The Decision Tree algorithm can use costs to bias the model build. If you want to create a Decision Tree model with costs, create a cost matrix table and provide its name in the CLAS_COST_TABLE_NAME setting for the model. If you specify costs when scoring the model, the cost matrix used to create the model will be used. If you want to use a different cost matrix table for scoring, first remove the existing cost matrix table then add the new one.

Batch Apply

Oracle Data Mining supports a batch apply operation that writes the results of scoring directly to a table. The columns in the table are mining function-dependent. The apply operation is accomplished by DBMS_DATA_MINING.APPLY.

APPLY creates an output table with the columns shown in Table 6-2.

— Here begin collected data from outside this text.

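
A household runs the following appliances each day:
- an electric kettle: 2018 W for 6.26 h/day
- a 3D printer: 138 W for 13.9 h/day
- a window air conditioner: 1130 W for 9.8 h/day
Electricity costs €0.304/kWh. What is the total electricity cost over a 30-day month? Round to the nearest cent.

€233.70

electric kettle: 2018 W × 6.26 h × 30 d = 378,980 Wh = 379 kWh
3D printer: 138 W × 13.9 h × 30 d = 57,546 Wh = 57.55 kWh
window air conditioner: 1130 W × 9.8 h × 30 d = 332,220 Wh = 332.2 kWh
Total energy = 379 + 57.55 + 332.2 = 768.7 kWh
Cost = 768.7 kWh × €0.304 = €233.70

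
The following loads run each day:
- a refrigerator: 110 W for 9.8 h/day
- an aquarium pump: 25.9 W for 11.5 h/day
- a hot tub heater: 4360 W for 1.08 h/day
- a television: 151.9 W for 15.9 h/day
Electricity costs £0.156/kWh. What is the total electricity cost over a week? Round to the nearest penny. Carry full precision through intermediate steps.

£9.28

refrigerator: 110 W × 9.8 h × 7 d = 7,546 Wh = 7.546 kWh
aquarium pump: 25.9 W × 11.5 h × 7 d = 2,085 Wh = 2.085 kWh
hot tub heater: 4360 W × 1.08 h × 7 d = 32,962 Wh = 32.96 kWh
television: 151.9 W × 15.9 h × 7 d = 16,906 Wh = 16.91 kWh
Total energy = 7.546 + 2.085 + 32.96 + 16.91 = 59.5 kWh
Cost = 59.5 kWh × £0.156 = £9.28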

Table 6-2 APPLY Output Table

Mining Function Output Columns

classification

CASE_ID

PREDICTION

PROBABILITY

regression

CASE_ID

PREDICTION

anomaly detection (one-class SVM)

CASE_ID

PREDICTION

PROBABILITY

clustering

CASE_ID

CLUSTER_ID

PROBABILITY

feature extraction

CASE_ID

FEATURE_ID

MATCH_QUALITY


Example 6-2 illustrates anomaly detection with APPLY. The query of the APPLY output table returns the ten first customers in the table. Each has a a probability for being typical (1) and a probability for being anomalous (0).

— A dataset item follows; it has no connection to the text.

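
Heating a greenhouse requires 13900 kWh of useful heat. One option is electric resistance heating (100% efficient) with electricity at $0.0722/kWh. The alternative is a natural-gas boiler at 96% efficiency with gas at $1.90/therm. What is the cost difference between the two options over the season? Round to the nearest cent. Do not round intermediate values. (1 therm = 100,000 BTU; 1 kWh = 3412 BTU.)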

Example 6-2 Anomaly Detection with DBMS_DATA_MINING.APPLY

EXEC dbms_data_mining.apply
        ('SVMO_SH_Clas_sample','svmo_sh_sample_prepared', 
         'cust_id', 'one_class_output'); 

SELECT * from one_class_output where rownum < 11;
 
   CUST_ID PREDICTION PROBABILITY
---------- ---------- -----------
    101798          1  .567389309
    101798          0  .432610691
    102276          1  .564922469
    102276          0  .435077531
    102404          1   .51213544
    102404          0   .48786456
    101891          1  .563474346
    101891          0  .436525654
    102815          0  .500663683
    102815          1  .499336317

Comparing APPLY and SQL Scoring Functions

Whether performed by APPLY or by a SQL scoring function, scoring generates the same mining results. Classification produces a prediction and a probability for each case; clustering produces a cluster ID and a probability for each case, and so on. The difference lies in the way that scoring results are captured and the mechanisms that can be used for retrieving them.

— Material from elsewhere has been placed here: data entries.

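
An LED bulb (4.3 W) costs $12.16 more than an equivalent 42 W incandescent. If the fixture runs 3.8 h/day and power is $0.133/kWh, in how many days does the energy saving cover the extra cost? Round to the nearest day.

Power saved = 42 − 4.3 = 37.7 W
Daily energy saved = 37.7 W × 3.8 h = 143.3 Wh = 0.14326 kWh
Daily savings = 0.14326 × $0.133 = $0.0191
Payback = $12.16 / $0.0191 per day = 638.2 days

638 days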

Since APPLY output is stored separately from the scoring data, it must be joined to the scoring data to support queries that include the data attributes being mined (the scored rows). Thus any model that will be used with APPLY must have a case ID.

A case ID is not required for models that will be applied with SQL scoring functions. Likewise, storage and joins are not required, since scoring results are generated and consumed in real time within a SQL query.

The SQL scoring functions offer flexibility. You can invoke the function that returns the specific information you need. You simply reference a model and identify the kind of mining results you want to retrieve.